Personne ne sait quand les premiers poisons ont été utilisés par l’homme, car encore faudrait-il pouvoir en identifier les traces. Aussi certains se contentent-ils d’une formule vague mais honnête, sur le mode « l’utilisation des poisons pour l’homme est probablement aussi ancienne que la notion de crime », alors que d’autres fixent comme limite le moment où apparaissent les premières traces qui nous sont parvenues… c’est à dire vers 4500 avant Jésus-Christ. L’idée la plus communément répandue est que les tribus préhistoriques ont découvert, par l’observation, que certaines plantes pouvaient rendre malades et que certains animaux avaient cette capacité de paralyser ou de tuer leurs proies.

Le poison est alors entré dans la panoplie des outils de chasse, pour faciliter la tâche de ceux qui s’attaquaient au gros gibier. Des armes spécifiques ont été mises au point pour l’utiliser, notamment sur des flèches ou fléchettes empoisonnées. Et, naturellement, il n’a probablement pas fallu attendre longtemps pour que, de la chasse, le poison devienne une arme en cas de guerre contre d’autres hommes.

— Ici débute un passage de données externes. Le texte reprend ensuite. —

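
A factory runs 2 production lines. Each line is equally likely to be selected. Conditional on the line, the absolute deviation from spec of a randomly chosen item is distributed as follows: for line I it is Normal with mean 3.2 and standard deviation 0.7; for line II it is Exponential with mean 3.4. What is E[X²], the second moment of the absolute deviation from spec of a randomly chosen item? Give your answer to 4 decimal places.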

Il faut dire que, en la matière, la nature est généreuse. Parmi les plantes qui peuvent fournir du poison, on peut citer l’aconit, la jusquiame, la ciguë, la colchique, les digitales, le laurier rose, le houx, l’if, la belladone – rappelons, pour la beauté du geste, que le nom de cette plante vient de bella donna, en italien, car les femmes, probablement dès le Moyen Âge mais au moins à la Renaissance, l’utilisaient en infusion qu’elles se mettaient dans les yeux pour dilater leurs pupilles et avoir un regard plus sombre, considéré comme attirant pour les hommes. Le cyanure, poison violent, est également d’origine végétal, puisqu’on le trouve dans l’amande, et dans les noyau de fruits à noyaux (abricot, pêche, prune, cerise…). N’oublions pas, dans cette liste très loin d’être exhaustive, le curare et le ricin, extraits de plantes, et divers champignons vénéneux, au effets plus ou moins puissants. Et il ne manque pas non plus d’animaux venimeux : araignées, scorpions, serpents, poissons – comme le fugu, par exemple -, ou certaines grenouilles…

Impossible, dès lors que l’imagination humaine peut s’appuyer sur les innombrables ressources d’une nature proposant des substances toxiques à profusion, d’imaginer que l’on aurait pu empêcher certains petits malins d’en saisir toute la portée…

Il est impossible, par manque de sources, d’évaluer l’emploi des poisons dans les premiers temps. Mais leur apparition dans les récits mythologiques permettent, clairement, de valider le fait que les grecs, puis les romains, les connaissaient. Hécate, puis ses filles, Médée et Circé, y ont volontiers recours ; Locuste, elle aussi, figure au rang des grandes empoisonneuses… Dans la mythologie hindoue également figure une empoisonneuse, Manasa, maîtresse des serpents venimeux. Cette persistance du lien entre féminité et poison n’est d’ailleurs pas sans interroger…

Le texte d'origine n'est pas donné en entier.